The U.S. is falling behind the rest of the world, if being able to use a cellphone in the air is progress. Many major international airlines, including Air France, Emirates, Singapore Airlines and Virgin Atlantic, already offer cellular service over countries where it's allowed. OnAir, a Swiss in-flight cell carrier, links onboard cellular servers to the ground via satellites. It boasts of roaming agreements with more than 350 mobile operators.

But even if the FCC lifts its rule, which was imposed in 1991 to prevent disruption of ground-based cellular networks, nothing will change in the U.S. unless airlines and service providers see a viable business in phone calls, analysts said.

History is not encouraging, according to Roger Entner of Recon Analytics. An earlier in-flight phone service, Verizon Communications' Airfone, used wired phones built into seatbacks and linked them to the ground via satellite. But most fliers balked at the high per-minute cost of using Airfone and Verizon shut the service down in 2006. In-flight cell service is offered on some airlines outside the U.S. at rates similar to international roaming, but it's not yet clear whether it's a moneymaker, Entner said.

"Somebody would have to make a leap and make it affordable, and hope there's enough volume coming," Entner said.

U.S. airlines had a chance to allow voice calling through Internet services such as Skype when they installed in-flight Wi-Fi, but they have kept it off limits. Delta Air Lines reaffirmed this policy last month when the FAA opened up device use.

"Delta has years of customer feedback on the impact on the customer experience of voice communications and the overwhelming sentiment is to continue with a policy that could not allow voice communications while in flight," Delta said.

In a survey last year by the Consumer Electronics Association and the Airline Passengers Experience Association, 61 percent of respondents listed voice calling as a part of the in-flight experience that should be restricted.
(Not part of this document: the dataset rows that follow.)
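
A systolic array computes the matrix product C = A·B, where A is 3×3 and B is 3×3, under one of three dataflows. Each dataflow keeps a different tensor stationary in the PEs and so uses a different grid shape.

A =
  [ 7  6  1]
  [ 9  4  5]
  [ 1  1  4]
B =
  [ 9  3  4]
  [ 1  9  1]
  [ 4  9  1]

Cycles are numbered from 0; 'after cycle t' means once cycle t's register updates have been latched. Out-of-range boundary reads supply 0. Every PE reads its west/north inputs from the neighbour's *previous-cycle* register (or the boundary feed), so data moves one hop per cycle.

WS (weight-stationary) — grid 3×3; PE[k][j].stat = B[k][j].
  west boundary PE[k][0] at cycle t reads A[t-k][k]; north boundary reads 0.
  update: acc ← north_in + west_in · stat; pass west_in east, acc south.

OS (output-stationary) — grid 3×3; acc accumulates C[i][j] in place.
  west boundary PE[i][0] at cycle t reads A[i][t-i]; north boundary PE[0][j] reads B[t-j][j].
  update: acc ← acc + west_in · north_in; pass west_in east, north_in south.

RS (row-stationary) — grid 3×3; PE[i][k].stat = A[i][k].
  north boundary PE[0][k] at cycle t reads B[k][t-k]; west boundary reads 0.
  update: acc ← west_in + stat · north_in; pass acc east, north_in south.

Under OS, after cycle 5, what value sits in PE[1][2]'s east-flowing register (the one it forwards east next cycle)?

OS on a 3×3 grid — tracing PE[1][2] and its feeders:
  after 0 — PE[0][2] acc=0, pass-E 0, pass-S 0
  after 0 — PE[1][1] acc=0, pass-E 0, pass-S 0
  after 0 — PE[1][2] acc=0, pass-E 0, pass-S 0
  after 1 — PE[0][2] acc=0, pass-E 0, pass-S 0
  after 1 — PE[1][1] acc=0, pass-E 0, pass-S 0
  after 1 — PE[1][2] acc=0, pass-E 0, pass-S 0
  after 2 — PE[0][2] acc=28, pass-E 7, pass-S 4
  after 2 — PE[1][1] acc=27, pass-E 9, pass-S 3
  after 2 — PE[1][2] acc=0, pass-E 0, pass-S 0
  after 3 — PE[0][2] acc=34, pass-E 6, pass-S 1
  after 3 — PE[1][1] acc=63, pass-E 4, pass-S 9
  after 3 — PE[1][2] acc=36, pass-E 9, pass-S 4
  after 4 — PE[0][2] acc=35, pass-E 1, pass-S 1
  after 4 — PE[1][1] acc=108, pass-E 5, pass-S 9
  after 4 — PE[1][2] acc=40, pass-E 4, pass-S 1
  after 5 — PE[0][2] acc=35, pass-E 0, pass-S 0
  after 5 — PE[1][1] acc=108, pass-E 0, pass-S 0
  after 5 — PE[1][2] acc=45, pass-E 5, pass-S 1

register = 5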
An informal online poll by Network World on Friday got similar results: By late in the afternoon, 74 percent of voters had opposed the FCC's plan.
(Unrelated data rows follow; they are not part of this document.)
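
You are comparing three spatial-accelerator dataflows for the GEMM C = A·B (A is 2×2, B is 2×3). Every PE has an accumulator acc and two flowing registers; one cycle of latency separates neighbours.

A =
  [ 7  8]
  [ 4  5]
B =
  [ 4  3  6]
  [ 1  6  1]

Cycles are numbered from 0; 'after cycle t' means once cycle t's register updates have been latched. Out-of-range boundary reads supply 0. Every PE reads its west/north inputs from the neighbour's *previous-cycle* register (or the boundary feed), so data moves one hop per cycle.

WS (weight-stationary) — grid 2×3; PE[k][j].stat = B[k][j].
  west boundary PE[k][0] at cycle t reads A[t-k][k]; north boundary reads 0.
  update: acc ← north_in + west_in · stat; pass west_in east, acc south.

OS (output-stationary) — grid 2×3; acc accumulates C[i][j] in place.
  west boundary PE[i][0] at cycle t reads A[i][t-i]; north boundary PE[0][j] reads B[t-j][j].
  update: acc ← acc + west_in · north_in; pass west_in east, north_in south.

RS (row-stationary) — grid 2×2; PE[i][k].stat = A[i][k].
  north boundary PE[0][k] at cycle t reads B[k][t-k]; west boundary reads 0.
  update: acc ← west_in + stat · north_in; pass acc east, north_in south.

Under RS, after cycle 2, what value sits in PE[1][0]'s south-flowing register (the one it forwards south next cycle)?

register = 3

RS (2×2). Following PE[1][0] plus its west/north inputs:
  @0  [0,0]  acc 28  |  →28  ↓4
  @0  [1,0]  acc 0  |  →0  ↓0
  @1  [0,0]  acc 21  |  →21  ↓3
  @1  [1,0]  acc 16  |  →16  ↓4
  @2  [0,0]  acc 42  |  →42  ↓6
  @2  [1,0]  acc 12  |  →12  ↓3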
OnAir, not surprisingly, came out in favor of the proposal. In a statement, the company downplayed the social hazards.

"Forget the hyperbole about the chaos inflight cellphone usage could cause. The issue simply hasn't arisen anywhere in the world in the past six years," the company said in a statement attributed to CEO Ian Dawkins. "An aircraft is a noisy environment, so the sound of a conversation doesn't carry very far. Flight attendants can also control the use of Mobile OnAir by disabling the voice element during quiet times, such as the plane's night."

Rep. DeFazio questions why it's even necessary to take the risk if data services provide numerous ways to communicate silently while in flight.

"What is to be gained in a very small tube, which echoes, which is already a very tense environment?" he said.